The Oregon Bureau of Labor and Industries is investigating an employment discrimination complaint against a Bend wilderness therapy program.
Sorin Lorne Thomas, of Clyde Hill, Washington, has filed a complaint alleging gender discrimination in the hiring process against New Vision West Coast, Inc., the Bend office of Wisconsin-based outdoor therapy program New Vision Wilderness.
BOLI spokesman Charlie Burr confirmed Tuesday that the complaint was received and is being investigated.
Thomas, who identifies as transgender and androgynous, alleges that New Vision rescinded a job offer and subjected the prospective employee to different terms and conditions of the employment process as a result of Thomas’ gender, gender identity and/or disclosure of gender identity.
New Vision Wilderness, according to the complaint, provides therapy services to preteens, adolescents and young adults through wilderness excursions and long-term treatment.
New Vision declined to comment Tuesday, saying that president and co-founder Drew Hornbeck, who was the only employee who could speak to the complaint, was in Los Angeles for a board of directors meeting for the rest of the week.
Thomas received a formal job offer to work as a field therapist at New Vision in Bend on May 20, according to the complaint.
On May 23, Thomas spoke with Steve Sawyer, New Vision’s co-founder and clinical director. Thomas identified as transgender in the conversation. Sawyer allegedly expressed concerns that Thomas’ gender identity would “negatively impact (New Vision’s) customers” and asked Thomas to write a reflection letter on the topic.
The complaint alleges that New Vision did not ask other employees to carry out similar requests during the hiring process.
Thomas sent the reflection letter the next day and subsequently requested updates on employment details several times, according to the complaint. Thomas did not receive a response until June 3, when Sawyer replied that “we are still reviewing and interviewing current applicants.”
Thomas’ attorney, Lake Perriguey, said Tuesday that he and his client brought their concerns to New Vision before filing the BOLI complaint Sept. 3.

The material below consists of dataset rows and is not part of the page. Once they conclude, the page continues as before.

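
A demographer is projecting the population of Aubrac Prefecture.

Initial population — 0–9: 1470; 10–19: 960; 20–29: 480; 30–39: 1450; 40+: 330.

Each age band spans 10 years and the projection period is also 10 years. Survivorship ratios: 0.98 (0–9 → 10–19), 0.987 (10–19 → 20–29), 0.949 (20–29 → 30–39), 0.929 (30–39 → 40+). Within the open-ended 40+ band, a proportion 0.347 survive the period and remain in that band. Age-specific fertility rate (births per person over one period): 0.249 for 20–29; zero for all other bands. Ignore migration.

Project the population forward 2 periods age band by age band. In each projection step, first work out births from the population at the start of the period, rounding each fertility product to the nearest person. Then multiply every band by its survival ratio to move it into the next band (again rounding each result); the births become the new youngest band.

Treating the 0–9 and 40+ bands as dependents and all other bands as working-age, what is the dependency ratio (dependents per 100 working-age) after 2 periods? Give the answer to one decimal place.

Call the bands 1 to 5, youngest first.
Period 1.
Births: 480 * 0.249 = 120
Band 2: 1470 * 0.98 = 1441
Band 3: 960 * 0.987 = 948
Band 4: 480 * 0.949 = 456
Band 5: 1450 * 0.929 + 330 * 0.347 = 1347 + 115 = 1462
End of period: [120, 1441, 948, 456, 1462]
Period 2.
Births: 948 * 0.249 = 236
Band 2: 120 * 0.98 = 118
Band 3: 1441 * 0.987 = 1422
Band 4: 948 * 0.949 = 900
Band 5: 456 * 0.929 + 1462 * 0.347 = 424 + 507 = 931
End of period: [236, 118, 1422, 900, 931]
Dependents (band 0–9 + band 40+) = 236 + 931 = 1167; working-age = 2440; ratio = 1167/2440 × 100 = 47.8

47.8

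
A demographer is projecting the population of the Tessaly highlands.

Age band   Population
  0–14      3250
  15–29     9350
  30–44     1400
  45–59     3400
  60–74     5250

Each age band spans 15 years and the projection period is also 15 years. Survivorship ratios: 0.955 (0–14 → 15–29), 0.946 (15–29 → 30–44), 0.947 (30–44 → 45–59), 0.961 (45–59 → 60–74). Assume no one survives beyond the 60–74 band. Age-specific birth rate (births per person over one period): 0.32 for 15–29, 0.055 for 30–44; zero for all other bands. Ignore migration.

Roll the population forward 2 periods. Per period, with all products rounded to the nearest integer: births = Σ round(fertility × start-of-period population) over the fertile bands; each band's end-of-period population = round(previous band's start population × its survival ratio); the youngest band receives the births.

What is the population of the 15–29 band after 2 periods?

— Period 1 —
Births: 9350 × 0.32 = 2992 ; 1400 × 0.055 = 77 → 3069
15–29: 3250 × 0.955 = 3104
30–44: 9350 × 0.946 = 8845
45–59: 1400 × 0.947 = 1326
60–74: 3400 × 0.961 = 3267
Giving 3069 / 3104 / 8845 / 1326 / 3267.
— Period 2 —
Births: 3104 × 0.32 = 993 ; 8845 × 0.055 = 486 → 1479
15–29: 3069 × 0.955 = 2931
30–44: 3104 × 0.946 = 2936
45–59: 8845 × 0.947 = 8376
60–74: 1326 × 0.961 = 1274
Giving 1479 / 2931 / 2936 / 8376 / 1274.

2931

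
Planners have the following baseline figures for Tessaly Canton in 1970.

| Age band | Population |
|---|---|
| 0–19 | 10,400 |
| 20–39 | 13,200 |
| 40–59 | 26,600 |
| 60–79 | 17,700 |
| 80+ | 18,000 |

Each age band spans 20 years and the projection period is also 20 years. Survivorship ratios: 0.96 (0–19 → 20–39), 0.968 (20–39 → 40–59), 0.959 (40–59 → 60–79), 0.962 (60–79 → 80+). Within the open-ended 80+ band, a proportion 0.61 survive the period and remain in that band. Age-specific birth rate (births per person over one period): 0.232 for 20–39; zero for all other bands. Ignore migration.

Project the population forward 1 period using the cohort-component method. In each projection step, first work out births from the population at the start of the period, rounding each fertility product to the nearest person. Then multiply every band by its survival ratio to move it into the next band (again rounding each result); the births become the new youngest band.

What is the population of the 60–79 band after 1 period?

— Period 1 —
Births: 13200 × 0.232 = 3062
20–39: 10400 × 0.96 = 9984
40–59: 13200 × 0.968 = 12778
60–79: 26600 × 0.959 = 25509
80+: 17700 × 0.962 + 18000 × 0.61 = 17027 + 10980 = 28007
Giving 3062 / 9984 / 12778 / 25509 / 28007.

25509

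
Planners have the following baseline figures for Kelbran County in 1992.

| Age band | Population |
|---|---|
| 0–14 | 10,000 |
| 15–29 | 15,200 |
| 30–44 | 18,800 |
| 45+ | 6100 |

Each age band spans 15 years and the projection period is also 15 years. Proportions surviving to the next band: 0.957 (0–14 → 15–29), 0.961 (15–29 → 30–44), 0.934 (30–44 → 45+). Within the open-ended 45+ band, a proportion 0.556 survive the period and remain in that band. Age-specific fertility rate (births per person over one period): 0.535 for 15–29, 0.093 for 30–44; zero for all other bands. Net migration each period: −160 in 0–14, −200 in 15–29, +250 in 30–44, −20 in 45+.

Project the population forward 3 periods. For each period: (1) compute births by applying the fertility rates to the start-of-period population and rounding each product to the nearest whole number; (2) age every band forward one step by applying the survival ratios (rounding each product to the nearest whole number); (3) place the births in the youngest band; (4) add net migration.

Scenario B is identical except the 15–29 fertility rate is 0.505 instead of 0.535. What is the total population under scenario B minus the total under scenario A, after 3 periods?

-1182

Numbering the groups 1..4 from youngest to oldest:
[period 1]
Births: 15200 × 0.535 = 8132  |  18800 × 0.093 = 1748 → total 9880
Group 2: 10000 × 0.957 = 9570
Group 3: 15200 × 0.961 = 14607
Group 4: 18800 × 0.934 + 6100 × 0.556 = 17559 + 3392 = 20951
Net migration: Group 1 − 160 → 9720; Group 2 − 200 → 9370; Group 3 + 250 → 14857; Group 4 − 20 → 20931
Giving 9720 / 9370 / 14857 / 20931.
[period 2]
Births: 9370 × 0.535 = 5013  |  14857 × 0.093 = 1382 → total 6395
Group 2: 9720 × 0.957 = 9302
Group 3: 9370 × 0.961 = 9005
Group 4: 14857 × 0.934 + 20931 × 0.556 = 13876 + 11638 = 25514
Net migration: Group 1 − 160 → 6235; Group 2 − 200 → 9102; Group 3 + 250 → 9255; Group 4 − 20 → 25494
Giving 6235 / 9102 / 9255 / 25494.
[period 3]
Births: 9102 × 0.535 = 4870  |  9255 × 0.093 = 861 → total 5731
Group 2: 6235 × 0.957 = 5967
Group 3: 9102 × 0.961 = 8747
Group 4: 9255 × 0.934 + 25494 × 0.556 = 8644 + 14175 = 22819
Net migration: Group 1 − 160 → 5571; Group 2 − 200 → 5767; Group 3 + 250 → 8997; Group 4 − 20 → 22799
Giving 5571 / 5767 / 8997 / 22799.
Scenario A total after 3 periods: 43134
Scenario B projection —
[period 1]
Births: 15200 × 0.505 = 7676  |  18800 × 0.093 = 1748 → total 9424
Group 2: 10000 × 0.957 = 9570
Group 3: 15200 × 0.961 = 14607
Group 4: 18800 × 0.934 + 6100 × 0.556 = 17559 + 3392 = 20951
Net migration: Group 1 − 160 → 9264; Group 2 − 200 → 9370; Group 3 + 250 → 14857; Group 4 − 20 → 20931
Giving 9264 / 9370 / 14857 / 20931.
[period 2]
Births: 9370 × 0.505 = 4732  |  14857 × 0.093 = 1382 → total 6114
Group 2: 9264 × 0.957 = 8866
Group 3: 9370 × 0.961 = 9005
Group 4: 14857 × 0.934 + 20931 × 0.556 = 13876 + 11638 = 25514
Net migration: Group 1 − 160 → 5954; Group 2 − 200 → 8666; Group 3 + 250 → 9255; Group 4 − 20 → 25494
Giving 5954 / 8666 / 9255 / 25494.
[period 3]
Births: 8666 × 0.505 = 4376  |  9255 × 0.093 = 861 → total 5237
Group 2: 5954 × 0.957 = 5698
Group 3: 8666 × 0.961 = 8328
Group 4: 9255 × 0.934 + 25494 × 0.556 = 8644 + 14175 = 22819
Net migration: Group 1 − 160 → 5077; Group 2 − 200 → 5498; Group 3 + 250 → 8578; Group 4 − 20 → 22799
Giving 5077 / 5498 / 8578 / 22799.
Scenario B total after 3 periods: 41952
Difference B − A = 41952 − 43134 = -1182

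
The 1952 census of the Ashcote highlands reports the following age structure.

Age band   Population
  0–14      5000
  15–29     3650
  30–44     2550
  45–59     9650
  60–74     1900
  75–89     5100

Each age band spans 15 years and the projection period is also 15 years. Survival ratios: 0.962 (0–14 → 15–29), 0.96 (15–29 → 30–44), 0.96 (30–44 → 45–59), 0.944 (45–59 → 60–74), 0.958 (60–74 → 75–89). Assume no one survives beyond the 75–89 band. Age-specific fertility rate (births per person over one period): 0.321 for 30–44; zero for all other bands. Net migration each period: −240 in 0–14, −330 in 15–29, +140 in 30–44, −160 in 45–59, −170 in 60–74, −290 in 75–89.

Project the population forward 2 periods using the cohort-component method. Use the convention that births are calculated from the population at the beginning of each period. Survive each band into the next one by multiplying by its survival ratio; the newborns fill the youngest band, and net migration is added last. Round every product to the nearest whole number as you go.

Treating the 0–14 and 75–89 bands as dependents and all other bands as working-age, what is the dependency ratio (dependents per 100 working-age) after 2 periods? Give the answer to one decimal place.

92.1

Numbering the groups 1..6 from youngest to oldest:
Period 1:
Births: 2550 × 0.321 = 819
Group 2: 5000 × 0.962 = 4810
Group 3: 3650 × 0.96 = 3504
Group 4: 2550 × 0.96 = 2448
Group 5: 9650 × 0.944 = 9110
Group 6: 1900 × 0.958 = 1820
Net migration: Group 1 − 240 → 579; Group 2 − 330 → 4480; Group 3 + 140 → 3644; Group 4 − 160 → 2288; Group 5 − 170 → 8940; Group 6 − 290 → 1530
Population now: 0–14=579, 15–29=4480, 30–44=3644, 45–59=2288, 60–74=8940, 75–89=1530
Period 2:
Births: 3644 × 0.321 = 1170
Group 2: 579 × 0.962 = 557
Group 3: 4480 × 0.96 = 4301
Group 4: 3644 × 0.96 = 3498
Group 5: 2288 × 0.944 = 2160
Group 6: 8940 × 0.958 = 8565
Net migration: Group 1 − 240 → 930; Group 2 − 330 → 227; Group 3 + 140 → 4441; Group 4 − 160 → 3338; Group 5 − 170 → 1990; Group 6 − 290 → 8275
Population now: 0–14=930, 15–29=227, 30–44=4441, 45–59=3338, 60–74=1990, 75–89=8275
Dependents (band 0–14 + band 75–89) = 930 + 8275 = 9205; working-age = 9996; ratio = 9205/9996 × 100 = 92.1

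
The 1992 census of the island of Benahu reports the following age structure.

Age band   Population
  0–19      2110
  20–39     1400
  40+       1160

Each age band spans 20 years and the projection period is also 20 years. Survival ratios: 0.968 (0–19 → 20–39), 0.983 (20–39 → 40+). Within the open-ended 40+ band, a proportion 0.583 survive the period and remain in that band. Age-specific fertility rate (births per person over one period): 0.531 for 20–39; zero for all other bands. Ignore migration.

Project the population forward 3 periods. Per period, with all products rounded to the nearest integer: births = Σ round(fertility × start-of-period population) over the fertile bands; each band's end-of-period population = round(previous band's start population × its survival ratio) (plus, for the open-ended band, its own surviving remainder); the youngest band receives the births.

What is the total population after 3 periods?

4005

Numbering the bands 1..3 from youngest to oldest:
Period 1.
Births: 1400 × 0.531 = 743
Band 2: 2110 × 0.968 = 2042
Band 3: 1400 × 0.983 + 1160 × 0.583 = 1376 + 676 = 2052
End of period: [743, 2042, 2052]
Period 2.
Births: 2042 × 0.531 = 1084
Band 2: 743 × 0.968 = 719
Band 3: 2042 × 0.983 + 2052 × 0.583 = 2007 + 1196 = 3203
End of period: [1084, 719, 3203]
Period 3.
Births: 719 × 0.531 = 382
Band 2: 1084 × 0.968 = 1049
Band 3: 719 × 0.983 + 3203 × 0.583 = 707 + 1867 = 2574
End of period: [382, 1049, 2574]
Total after period 3: 382 + 1049 + 2574 = 4005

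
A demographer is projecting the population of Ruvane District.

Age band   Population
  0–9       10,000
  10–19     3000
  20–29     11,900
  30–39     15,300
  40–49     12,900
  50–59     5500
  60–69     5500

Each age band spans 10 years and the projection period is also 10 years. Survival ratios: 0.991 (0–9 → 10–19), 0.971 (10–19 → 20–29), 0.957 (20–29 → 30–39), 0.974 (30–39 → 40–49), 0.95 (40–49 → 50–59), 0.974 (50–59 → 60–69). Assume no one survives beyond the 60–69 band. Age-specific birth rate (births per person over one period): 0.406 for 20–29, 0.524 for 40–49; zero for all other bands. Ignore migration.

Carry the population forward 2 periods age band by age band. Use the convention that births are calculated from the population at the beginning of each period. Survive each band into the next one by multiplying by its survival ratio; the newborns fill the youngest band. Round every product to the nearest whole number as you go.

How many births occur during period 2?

Call the groups 1 to 7, youngest first.
[period 1]
Births: 11900 × 0.406 = 4831  |  12900 × 0.524 = 6760 → total 11591
Group 2: 10000 × 0.991 = 9910
Group 3: 3000 × 0.971 = 2913
Group 4: 11900 × 0.957 = 11388
Group 5: 15300 × 0.974 = 14902
Group 6: 12900 × 0.95 = 12255
Group 7: 5500 × 0.974 = 5357
Giving 11591 / 9910 / 2913 / 11388 / 14902 / 12255 / 5357.
[period 2]
Births: 2913 × 0.406 = 1183  |  14902 × 0.524 = 7809 → total 8992
Group 2: 11591 × 0.991 = 11487
Group 3: 9910 × 0.971 = 9623
Group 4: 2913 × 0.957 = 2788
Group 5: 11388 × 0.974 = 11092
Group 6: 14902 × 0.95 = 14157
Group 7: 12255 × 0.974 = 11936
Giving 8992 / 11487 / 9623 / 2788 / 11092 / 14157 / 11936.

8992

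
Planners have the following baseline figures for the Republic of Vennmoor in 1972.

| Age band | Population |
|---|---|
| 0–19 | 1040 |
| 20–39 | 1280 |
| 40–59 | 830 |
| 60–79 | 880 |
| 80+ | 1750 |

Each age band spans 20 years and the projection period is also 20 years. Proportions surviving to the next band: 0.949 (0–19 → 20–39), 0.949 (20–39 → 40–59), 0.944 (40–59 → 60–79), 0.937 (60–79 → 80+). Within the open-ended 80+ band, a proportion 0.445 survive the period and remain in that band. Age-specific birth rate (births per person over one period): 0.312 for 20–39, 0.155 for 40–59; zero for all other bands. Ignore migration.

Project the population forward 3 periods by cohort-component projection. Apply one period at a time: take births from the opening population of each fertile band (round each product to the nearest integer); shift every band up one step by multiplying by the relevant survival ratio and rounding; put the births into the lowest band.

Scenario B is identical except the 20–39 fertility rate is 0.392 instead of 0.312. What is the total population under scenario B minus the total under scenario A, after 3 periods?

After projecting period 1:
Births: 1280 × 0.312 = 399 ; 830 × 0.155 = 129 — total 528
20–39: 1040 × 0.949 = 987
40–59: 1280 × 0.949 = 1215
60–79: 830 × 0.944 = 784
80+: 880 × 0.937 + 1750 × 0.445 = 825 + 779 = 1604
→ [528, 987, 1215, 784, 1604]
After projecting period 2:
Births: 987 × 0.312 = 308 ; 1215 × 0.155 = 188 — total 496
20–39: 528 × 0.949 = 501
40–59: 987 × 0.949 = 937
60–79: 1215 × 0.944 = 1147
80+: 784 × 0.937 + 1604 × 0.445 = 735 + 714 = 1449
→ [496, 501, 937, 1147, 1449]
After projecting period 3:
Births: 501 × 0.312 = 156 ; 937 × 0.155 = 145 — total 301
20–39: 496 × 0.949 = 471
40–59: 501 × 0.949 = 475
60–79: 937 × 0.944 = 885
80+: 1147 × 0.937 + 1449 × 0.445 = 1075 + 645 = 1720
→ [301, 471, 475, 885, 1720]
Scenario A total after 3 periods: 3852
Scenario B projection —
After projecting period 1:
Births: 1280 × 0.392 = 502 ; 830 × 0.155 = 129 — total 631
20–39: 1040 × 0.949 = 987
40–59: 1280 × 0.949 = 1215
60–79: 830 × 0.944 = 784
80+: 880 × 0.937 + 1750 × 0.445 = 825 + 779 = 1604
→ [631, 987, 1215, 784, 1604]
After projecting period 2:
Births: 987 × 0.392 = 387 ; 1215 × 0.155 = 188 — total 575
20–39: 631 × 0.949 = 599
40–59: 987 × 0.949 = 937
60–79: 1215 × 0.944 = 1147
80+: 784 × 0.937 + 1604 × 0.445 = 735 + 714 = 1449
→ [575, 599, 937, 1147, 1449]
After projecting period 3:
Births: 599 × 0.392 = 235 ; 937 × 0.155 = 145 — total 380
20–39: 575 × 0.949 = 546
40–59: 599 × 0.949 = 568
60–79: 937 × 0.944 = 885
80+: 1147 × 0.937 + 1449 × 0.445 = 1075 + 645 = 1720
→ [380, 546, 568, 885, 1720]
Scenario B total after 3 periods: 4099
Difference B − A = 4099 − 3852 = 247

247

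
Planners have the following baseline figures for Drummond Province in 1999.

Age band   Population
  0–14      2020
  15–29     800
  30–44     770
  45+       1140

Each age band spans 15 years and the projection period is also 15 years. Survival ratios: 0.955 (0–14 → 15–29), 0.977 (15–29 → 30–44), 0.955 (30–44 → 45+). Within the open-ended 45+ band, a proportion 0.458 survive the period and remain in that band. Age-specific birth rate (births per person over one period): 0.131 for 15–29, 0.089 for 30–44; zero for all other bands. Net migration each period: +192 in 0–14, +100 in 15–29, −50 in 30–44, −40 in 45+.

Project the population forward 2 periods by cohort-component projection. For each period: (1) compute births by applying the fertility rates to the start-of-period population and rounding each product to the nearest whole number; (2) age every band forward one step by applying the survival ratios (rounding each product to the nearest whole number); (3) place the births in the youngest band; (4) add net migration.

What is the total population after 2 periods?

4121

Period 1.
Births: 800 × 0.131 = 105 ; 770 × 0.089 = 69 → 174
15–29: 2020 × 0.955 = 1929
30–44: 800 × 0.977 = 782
45+: 770 × 0.955 + 1140 × 0.458 = 735 + 522 = 1257
Net migration: 0–14 + 192 → 366; 15–29 + 100 → 2029; 30–44 − 50 → 732; 45+ − 40 → 1217
Population now: 0–14=366, 15–29=2029, 30–44=732, 45+=1217
Period 2.
Births: 2029 × 0.131 = 266 ; 732 × 0.089 = 65 → 331
15–29: 366 × 0.955 = 350
30–44: 2029 × 0.977 = 1982
45+: 732 × 0.955 + 1217 × 0.458 = 699 + 557 = 1256
Net migration: 0–14 + 192 → 523; 15–29 + 100 → 450; 30–44 − 50 → 1932; 45+ − 40 → 1216
Population now: 0–14=523, 15–29=450, 30–44=1932, 45+=1216
Total after period 2: 523 + 450 + 1932 + 1216 = 4121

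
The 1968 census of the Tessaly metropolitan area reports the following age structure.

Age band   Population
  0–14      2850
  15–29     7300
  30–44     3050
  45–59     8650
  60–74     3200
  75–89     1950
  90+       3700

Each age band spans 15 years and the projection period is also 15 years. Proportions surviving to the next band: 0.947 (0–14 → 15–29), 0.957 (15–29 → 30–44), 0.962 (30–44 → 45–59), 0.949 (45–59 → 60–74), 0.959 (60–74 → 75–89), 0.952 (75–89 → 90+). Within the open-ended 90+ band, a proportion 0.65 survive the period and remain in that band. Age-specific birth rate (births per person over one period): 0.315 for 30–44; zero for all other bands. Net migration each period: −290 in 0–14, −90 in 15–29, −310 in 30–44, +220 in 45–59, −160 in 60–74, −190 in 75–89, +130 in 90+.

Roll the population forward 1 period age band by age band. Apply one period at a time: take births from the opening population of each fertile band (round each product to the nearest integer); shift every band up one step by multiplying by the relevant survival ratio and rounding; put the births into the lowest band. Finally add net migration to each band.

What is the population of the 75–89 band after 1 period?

2879

Let group 1 be 0–14 through group 7 = 90+.
Period 1:
Births: 3050 × 0.315 = 961
Group 2: 2850 × 0.947 = 2699
Group 3: 7300 × 0.957 = 6986
Group 4: 3050 × 0.962 = 2934
Group 5: 8650 × 0.949 = 8209
Group 6: 3200 × 0.959 = 3069
Group 7: 1950 × 0.952 + 3700 × 0.65 = 1856 + 2405 = 4261
Net migration: Group 1 − 290 → 671; Group 2 − 90 → 2609; Group 3 − 310 → 6676; Group 4 + 220 → 3154; Group 5 − 160 → 8049; Group 6 − 190 → 2879; Group 7 + 130 → 4391
Population now: 0–14=671, 15–29=2609, 30–44=6676, 45–59=3154, 60–74=8049, 75–89=2879, 90+=4391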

Perriguey said New Vision expressed concern that Thomas’ gender identity disclosure would violate the company’s therapeutic approach.
“You’re not supposed to talk about your past experiences as a way of assisting in the therapeutic model,” said Perriguey. He said gender identity is not a traumatic or past experience but a “present” expression of identity.
Since January 2008, Oregonians have been protected from workplace gender-identity discrimination under state law.
Burr said BOLI has one year to complete the investigation, but most bureau investigations typically take four to six months. If BOLI finds substantial evidence that New Vision’s actions were discriminatory, it will bring the parties together to determine whether they can reach a settlement.